Consulting firm Wood Mackenzie released analysis saying California’s newly proposed net metering tariffs would cut the state’s residential solar market in half by 2024.
The California Public Utilities Commission (CPUC) proposal, known as NEM 3.0, would reduce payments granted to rooftop solar customers for the excess power they generate, which is known as net metering.
The proposal would also add monthly hookup charges of $8 per kilowatt (kW) of installed solar. The charge is intended to capture residential solar adopters’ “fair share of costs” to maintain the grid and fund public purpose programs.
The proposal, issued by energy regulators December 13, was scheduled for a CPUC vote on January 27 but has since been delayed. NEM 3.0 has received backlash from solar companies, renewable advocates, and California Gov. Gavin Newsom.
MORE: Solar backers pan California’s net metering plan, hint at a possible federal challenge
Wood Mackenzie’s analysis for two of the state’s largest utilities – Pacific Gas & Electric (PG&E) and Southern California Edison (SCE) – revealed payback periods for typical residential solar projects would increase from five to six years under current net metering to 14-15 years, depending on the utility. This would make customers less inclined to invest in solar projects and installers less motivated to sell them.

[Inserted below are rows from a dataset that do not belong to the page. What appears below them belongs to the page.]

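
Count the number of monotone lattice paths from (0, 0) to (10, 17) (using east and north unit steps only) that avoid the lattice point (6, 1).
Number of paths = 8402370

Total paths from (0, 0) to (10, 17): C(27, 10) = 8436285. Paths through (6, 1): (paths (0, 0) → (6, 1)) × (paths (6, 1) → (10, 17)) = C(7, 6) · C(20, 4) = 7 · 4845 = 33915. Avoidance count = 8436285 − 33915 = 8402370.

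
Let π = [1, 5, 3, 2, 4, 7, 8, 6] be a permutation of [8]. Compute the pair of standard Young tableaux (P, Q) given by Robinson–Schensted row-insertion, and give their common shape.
P = [1, 2, 4, 6, 8] / [3, 7] / [5];  Q = [1, 2, 5, 6, 7] / [3, 8] / [4];  common shape = (5, 2, 1)

Row-insert the values π_1, π_2, … into P one at a time, bumping the leftmost entry strictly greater than the inserted value down to the next row. The recording tableau Q records, in position (i, j), the step at which that cell was added to P.
  Insert 1 (step 1): P = [1];  Q = [1]
  Insert 5 (step 2): P = [1, 5];  Q = [1, 2]
  Insert 3 (step 3): P = [1, 3] / [5];  Q = [1, 2] / [3]
  Insert 2 (step 4): P = [1, 2] / [3] / [5];  Q = [1, 2] / [3] / [4]
  Insert 4 (step 5): P = [1, 2, 4] / [3] / [5];  Q = [1, 2, 5] / [3] / [4]
  Insert 7 (step 6): P = [1, 2, 4, 7] / [3] / [5];  Q = [1, 2, 5, 6] / [3] / [4]
  Insert 8 (step 7): P = [1, 2, 4, 7, 8] / [3] / [5];  Q = [1, 2, 5, 6, 7] / [3] / [4]
  Insert 6 (step 8): P = [1, 2, 4, 6, 8] / [3, 7] / [5];  Q = [1, 2, 5, 6, 7] / [3, 8] / [4]
Final shape: (5, 2, 1).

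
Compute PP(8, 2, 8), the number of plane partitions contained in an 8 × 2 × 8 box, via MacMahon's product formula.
PP(8, 2, 8) = 34763300

Evaluate the triple product over i = 1..8, j = 1..2, k = 1..8. The factors are (2/1) · (3/2) · (4/3) · (5/4) · (6/5) · (7/6) · (8/7) · (9/8) · … (128 factors total). The numerators and denominators telescope so the product is an integer; carrying out the multiplication exactly gives PP(8, 2, 8) = 34763300.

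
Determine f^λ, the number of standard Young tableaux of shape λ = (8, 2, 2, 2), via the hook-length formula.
# SYT of shape (8, 2, 2, 2) = 7644

Hook-length formula: f^λ = n! / Π hook(c), product over all cells c of the Young diagram. For λ = (8, 2, 2, 2), n = 14 boxes. Hook lengths by row (left-to-right, top-to-bottom): [11, 10, 6, 5, 4, 3, 2, 1]; [4, 3]; [3, 2]; [2, 1]. Product of hooks = 11404800. So f^λ = 14! / 11404800 = 87178291200 / 11404800 = 7644.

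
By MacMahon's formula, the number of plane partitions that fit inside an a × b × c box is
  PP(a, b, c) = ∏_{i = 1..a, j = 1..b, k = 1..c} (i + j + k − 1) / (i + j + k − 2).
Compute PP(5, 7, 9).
PP(5, 7, 9) = 2424984388825856

Evaluate the triple product over i = 1..5, j = 1..7, k = 1..9. The factors are (2/1) · (3/2) · (4/3) · (5/4) · (6/5) · (7/6) · (8/7) · (9/8) · … (315 factors total). The numerators and denominators telescope so the product is an integer; carrying out the multiplication exactly gives PP(5, 7, 9) = 2424984388825856.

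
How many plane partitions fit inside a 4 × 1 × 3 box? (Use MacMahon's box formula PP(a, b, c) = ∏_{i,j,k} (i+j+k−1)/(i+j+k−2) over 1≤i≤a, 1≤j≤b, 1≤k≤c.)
PP(4, 1, 3) = 35

Evaluate the triple product over i = 1..4, j = 1..1, k = 1..3. The factors are (2/1) · (3/2) · (4/3) · (3/2) · (4/3) · (5/4) · (4/3) · (5/4) · … (12 factors total). The numerators and denominators telescope so the product is an integer; carrying out the multiplication exactly gives PP(4, 1, 3) = 35.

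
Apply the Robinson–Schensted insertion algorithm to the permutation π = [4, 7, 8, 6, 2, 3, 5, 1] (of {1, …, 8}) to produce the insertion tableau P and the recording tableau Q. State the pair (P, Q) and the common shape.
P = [1, 3, 5] / [2, 6, 8] / [4] / [7];  Q = [1, 2, 3] / [4, 6, 7] / [5] / [8];  common shape = (3, 3, 1, 1)

Row-insert the values π_1, π_2, … into P one at a time, bumping the leftmost entry strictly greater than the inserted value down to the next row. The recording tableau Q records, in position (i, j), the step at which that cell was added to P.
  Insert 4 (step 1): P = [4];  Q = [1]
  Insert 7 (step 2): P = [4, 7];  Q = [1, 2]
  Insert 8 (step 3): P = [4, 7, 8];  Q = [1, 2, 3]
  Insert 6 (step 4): P = [4, 6, 8] / [7];  Q = [1, 2, 3] / [4]
  Insert 2 (step 5): P = [2, 6, 8] / [4] / [7];  Q = [1, 2, 3] / [4] / [5]
  Insert 3 (step 6): P = [2, 3, 8] / [4, 6] / [7];  Q = [1, 2, 3] / [4, 6] / [5]
  Insert 5 (step 7): P = [2, 3, 5] / [4, 6, 8] / [7];  Q = [1, 2, 3] / [4, 6, 7] / [5]
  Insert 1 (step 8): P = [1, 3, 5] / [2, 6, 8] / [4] / [7];  Q = [1, 2, 3] / [4, 6, 7] / [5] / [8]
Final shape: (3, 3, 1, 1).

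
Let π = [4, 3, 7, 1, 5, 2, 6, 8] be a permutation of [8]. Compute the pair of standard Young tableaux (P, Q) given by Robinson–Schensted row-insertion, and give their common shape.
P = [1, 2, 6, 8] / [3, 5] / [4, 7];  Q = [1, 3, 7, 8] / [2, 5] / [4, 6];  common shape = (4, 2, 2)

Row-insert the values π_1, π_2, … into P one at a time, bumping the leftmost entry strictly greater than the inserted value down to the next row. The recording tableau Q records, in position (i, j), the step at which that cell was added to P.
  Insert 4 (step 1): P = [4];  Q = [1]
  Insert 3 (step 2): P = [3] / [4];  Q = [1] / [2]
  Insert 7 (step 3): P = [3, 7] / [4];  Q = [1, 3] / [2]
  Insert 1 (step 4): P = [1, 7] / [3] / [4];  Q = [1, 3] / [2] / [4]
  Insert 5 (step 5): P = [1, 5] / [3, 7] / [4];  Q = [1, 3] / [2, 5] / [4]
  Insert 2 (step 6): P = [1, 2] / [3, 5] / [4, 7];  Q = [1, 3] / [2, 5] / [4, 6]
  Insert 6 (step 7): P = [1, 2, 6] / [3, 5] / [4, 7];  Q = [1, 3, 7] / [2, 5] / [4, 6]
  Insert 8 (step 8): P = [1, 2, 6, 8] / [3, 5] / [4, 7];  Q = [1, 3, 7, 8] / [2, 5] / [4, 6]
Final shape: (4, 2, 2).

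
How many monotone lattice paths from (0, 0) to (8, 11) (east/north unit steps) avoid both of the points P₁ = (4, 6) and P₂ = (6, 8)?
Number of paths = 31692

Inclusion–exclusion. Total paths: C(19, 8) = 75582. Through P₁: C(10, 4)·C(9, 4) = 26460. Through P₂: C(14, 6)·C(5, 2) = 30030. Since P₁ is strictly southwest of P₂, a monotone path through both must visit P₁ then P₂; paths through both = C(10, 4)·C(4, 2)·C(5, 2) = 12600. Avoid both = 75582 − 26460 − 30030 + 12600 = 31692.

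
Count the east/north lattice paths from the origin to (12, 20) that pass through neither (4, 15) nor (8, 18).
Number of paths = 199405203

Inclusion–exclusion. Total paths: C(32, 12) = 225792840. Through P₁: C(19, 4)·C(13, 8) = 4988412. Through P₂: C(26, 8)·C(6, 4) = 23434125. Since P₁ is strictly southwest of P₂, a monotone path through both must visit P₁ then P₂; paths through both = C(19, 4)·C(7, 4)·C(6, 4) = 2034900. Avoid both = 225792840 − 4988412 − 23434125 + 2034900 = 199405203.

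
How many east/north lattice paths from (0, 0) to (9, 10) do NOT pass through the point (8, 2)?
Number of paths = 91973

Total paths from (0, 0) to (9, 10): C(19, 9) = 92378. Paths through (8, 2): (paths (0, 0) → (8, 2)) × (paths (8, 2) → (9, 10)) = C(10, 8) · C(9, 1) = 45 · 9 = 405. Avoidance count = 92378 − 405 = 91973.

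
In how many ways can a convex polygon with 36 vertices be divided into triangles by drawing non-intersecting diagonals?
C_34 = 812944042149730764

These polygon triangulations are counted by the Catalan number C_n = (1/(n + 1)) · C(2n, n). For n = 34: C_34 = (1/35) · C(68, 34) = 28453041475240576740/35 = 812944042149730764.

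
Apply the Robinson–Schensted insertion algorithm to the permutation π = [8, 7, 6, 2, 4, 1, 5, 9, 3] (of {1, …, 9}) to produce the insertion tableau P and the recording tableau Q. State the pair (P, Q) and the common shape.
P = [1, 3, 5, 9] / [2, 4] / [6] / [7] / [8];  Q = [1, 5, 7, 8] / [2, 9] / [3] / [4] / [6];  common shape = (4, 2, 1, 1, 1)

Row-insert the values π_1, π_2, … into P one at a time, bumping the leftmost entry strictly greater than the inserted value down to the next row. The recording tableau Q records, in position (i, j), the step at which that cell was added to P.
  Insert 8 (step 1): P = [8];  Q = [1]
  Insert 7 (step 2): P = [7] / [8];  Q = [1] / [2]
  Insert 6 (step 3): P = [6] / [7] / [8];  Q = [1] / [2] / [3]
  Insert 2 (step 4): P = [2] / [6] / [7] / [8];  Q = [1] / [2] / [3] / [4]
  Insert 4 (step 5): P = [2, 4] / [6] / [7] / [8];  Q = [1, 5] / [2] / [3] / [4]
  Insert 1 (step 6): P = [1, 4] / [2] / [6] / [7] / [8];  Q = [1, 5] / [2] / [3] / [4] / [6]
  Insert 5 (step 7): P = [1, 4, 5] / [2] / [6] / [7] / [8];  Q = [1, 5, 7] / [2] / [3] / [4] / [6]
  Insert 9 (step 8): P = [1, 4, 5, 9] / [2] / [6] / [7] / [8];  Q = [1, 5, 7, 8] / [2] / [3] / [4] / [6]
  Insert 3 (step 9): P = [1, 3, 5, 9] / [2, 4] / [6] / [7] / [8];  Q = [1, 5, 7, 8] / [2, 9] / [3] / [4] / [6]
Final shape: (4, 2, 1, 1, 1).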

“Under the terms of the [proposal], NEM 3.0 rates would more than double solar project payback periods,” said Bryan White, research analyst and co-author of the Wood Mackenzie report. “Both the new monthly fixed charges and the lower export rates will reduce economic attractiveness.”
Researchers added that NEM 3.0 would result in more than 2.4 GW of demand reduction in California’s residential solar market through 2026. This represents a 36% decrease compared to the consulting firm’s forecast in the U.S. Solar Market Insight Q4 2021 report, which had already considered modest impacts from the proposal.
“Energy storage and financial products offer modest hedges against NEM 3.0 but will not yield sufficiently attractive economics to maintain residential solar market growth in California,” said White. “Installers will most likely need to sell much smaller solar projects to achieve savings for customers. This will put immense pressure on project margins as installers collect less revenue to cover fixed costs.”
Wood Mackenzie said that if approved, NEM 3.0 will likely start impacting solar installations in July or August of this year. Accordingly, researchers predicted installers will spend the first half of 2022 selling as many residential solar systems as possible under NEM 2.0 rates.
Under NEM 3.0, the researchers believe annual residential installed capacity will fall to just over 700 MW in 2024 – roughly half of 2021 volumes, and the lowest annual output for California since 2014.
“The market will return to single digit growth in 2025 and 2026 as it begins a modest recovery,” the Wood Mackenzie analysis said. “Solar and storage system price declines will provide some relief to industry players after a few tough years.”